Serena Williams had a known clotting disorder. She’d had a blood clot in her lungs before, so she was familiar with what it felt like. After she had her baby, she developed a blood clot in her lungs and she had to strongly advocate for treatment. The clinicians didn’t initially believe her, and this delayed treatment. Blood clots are life-threatening events.
That’s the common thread in so many of these stories of black women who experience avoidable injury, avoidable death, and avoidable suffering. When they described their symptoms and expressed concern about what was happening to them, particularly around pain, we believed them less. We hear it anecdotally, but there is also research that indicates that we are more delayed in responding to and treating the pain of black women.
It’s important to understand that clinicians are trained to profile people. We are supposed to be able to look at our patients and know if they are sick or not. This results in a thin line between our clinical intuition and what is effectively racism. There is a tremendous opportunity in medicine to do a better job of recognizing when our biases lead us astray.
What will it take to create a better, more reliable, and more equitable maternal health care system?
It starts with basic goal clarity. Most people think that when we’re caring for people in childbirth, the goals are healthy mom, healthy baby. Of course, those are the goals, but they’re not the only ones. Most women have goals in labor other than emerging unscathed. Survival is the floor of what women deserve and we should be aiming for the ceiling. We should strive for not only care that’s safe, but also care that’s supportive and empowering.
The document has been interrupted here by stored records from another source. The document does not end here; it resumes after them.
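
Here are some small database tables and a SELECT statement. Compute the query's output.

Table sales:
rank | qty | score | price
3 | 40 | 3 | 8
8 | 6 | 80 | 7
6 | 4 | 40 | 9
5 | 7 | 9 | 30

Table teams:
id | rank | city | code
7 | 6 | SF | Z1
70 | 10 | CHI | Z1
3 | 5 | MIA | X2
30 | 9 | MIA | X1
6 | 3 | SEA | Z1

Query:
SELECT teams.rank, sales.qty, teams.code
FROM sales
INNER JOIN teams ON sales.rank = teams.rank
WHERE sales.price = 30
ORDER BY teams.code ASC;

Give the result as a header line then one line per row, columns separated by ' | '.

After JOIN teams (3 rows):
sales.rank | sales.qty | sales.score | sales.price | teams.id | teams.rank | teams.city | teams.code
3 | 40 | 3 | 8 | 6 | 3 | SEA | Z1
6 | 4 | 40 | 9 | 7 | 6 | SF | Z1
5 | 7 | 9 | 30 | 3 | 5 | MIA | X2
After WHERE (1 rows):
sales.rank | sales.qty | sales.score | sales.price | teams.id | teams.rank | teams.city | teams.code
5 | 7 | 9 | 30 | 3 | 5 | MIA | X2
After SELECT (1 rows):
teams.rank | sales.qty | teams.code
5 | 7 | X2
After ORDER BY (1 rows):
teams.rank | sales.qty | teams.code
5 | 7 | X2

== RESULT ==
teams.rank | sales.qty | teams.code
5 | 7 | X2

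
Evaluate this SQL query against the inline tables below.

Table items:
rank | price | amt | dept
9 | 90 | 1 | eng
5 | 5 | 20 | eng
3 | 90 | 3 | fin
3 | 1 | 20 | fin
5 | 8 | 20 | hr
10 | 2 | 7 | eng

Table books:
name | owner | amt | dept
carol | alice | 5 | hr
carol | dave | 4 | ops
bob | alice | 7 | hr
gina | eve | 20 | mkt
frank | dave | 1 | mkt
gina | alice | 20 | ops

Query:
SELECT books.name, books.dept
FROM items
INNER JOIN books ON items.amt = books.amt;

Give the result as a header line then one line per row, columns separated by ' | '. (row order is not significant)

== RESULT ==
books.name | books.dept
frank | mkt
gina | mkt
gina | ops
gina | mkt
gina | ops
gina | mkt
gina | ops
bob | hr

Derivation:
After JOIN books (8 rows):
items.rank | items.price | items.amt | items.dept | books.name | books.owner | books.amt | books.dept
9 | 90 | 1 | eng | frank | dave | 1 | mkt
5 | 5 | 20 | eng | gina | eve | 20 | mkt
5 | 5 | 20 | eng | gina | alice | 20 | ops
3 | 1 | 20 | fin | gina | eve | 20 | mkt
3 | 1 | 20 | fin | gina | alice | 20 | ops
5 | 8 | 20 | hr | gina | eve | 20 | mkt
5 | 8 | 20 | hr | gina | alice | 20 | ops
10 | 2 | 7 | eng | bob | alice | 7 | hr
After SELECT (8 rows):
books.name | books.dept
frank | mkt
gina | mkt
gina | ops
gina | mkt
gina | ops
gina | mkt
gina | ops
bob | hr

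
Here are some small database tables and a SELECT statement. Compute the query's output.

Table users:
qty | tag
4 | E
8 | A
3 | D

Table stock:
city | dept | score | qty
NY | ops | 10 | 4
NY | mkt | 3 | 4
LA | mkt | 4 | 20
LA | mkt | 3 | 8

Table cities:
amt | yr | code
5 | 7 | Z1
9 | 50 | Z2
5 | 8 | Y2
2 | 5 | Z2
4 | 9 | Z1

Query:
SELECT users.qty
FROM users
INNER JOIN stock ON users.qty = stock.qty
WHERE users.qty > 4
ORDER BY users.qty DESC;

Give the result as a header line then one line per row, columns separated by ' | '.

After JOIN stock (3 rows):
users.qty | users.tag | stock.city | stock.dept | stock.score | stock.qty
4 | E | NY | ops | 10 | 4
4 | E | NY | mkt | 3 | 4
8 | A | LA | mkt | 3 | 8
After WHERE (1 rows):
users.qty | users.tag | stock.city | stock.dept | stock.score | stock.qty
8 | A | LA | mkt | 3 | 8
After SELECT (1 rows):
users.qty
8
After ORDER BY (1 rows):
users.qty
8

== RESULT ==
users.qty
8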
In translating this goal into a better system, we will need to provide safety, as well as affirm the dignity of every mother, everywhere, every time. This means recognizing that it’s not pathological to have a baby — pregnancy is a normal event. Birth and death are life’s only two certainties.
It also means recognizing that the mom is the key expert on her pregnancy. We have expertise as clinicians, too, but if there was ever a place for shared decision making, it’s in maternal health. To this day, the best barometer of fetal well-being is not any piece of technology that we have, but a mom’s sense of whether the baby is moving.
Editor’s note: This interview has been edited for length and clarity.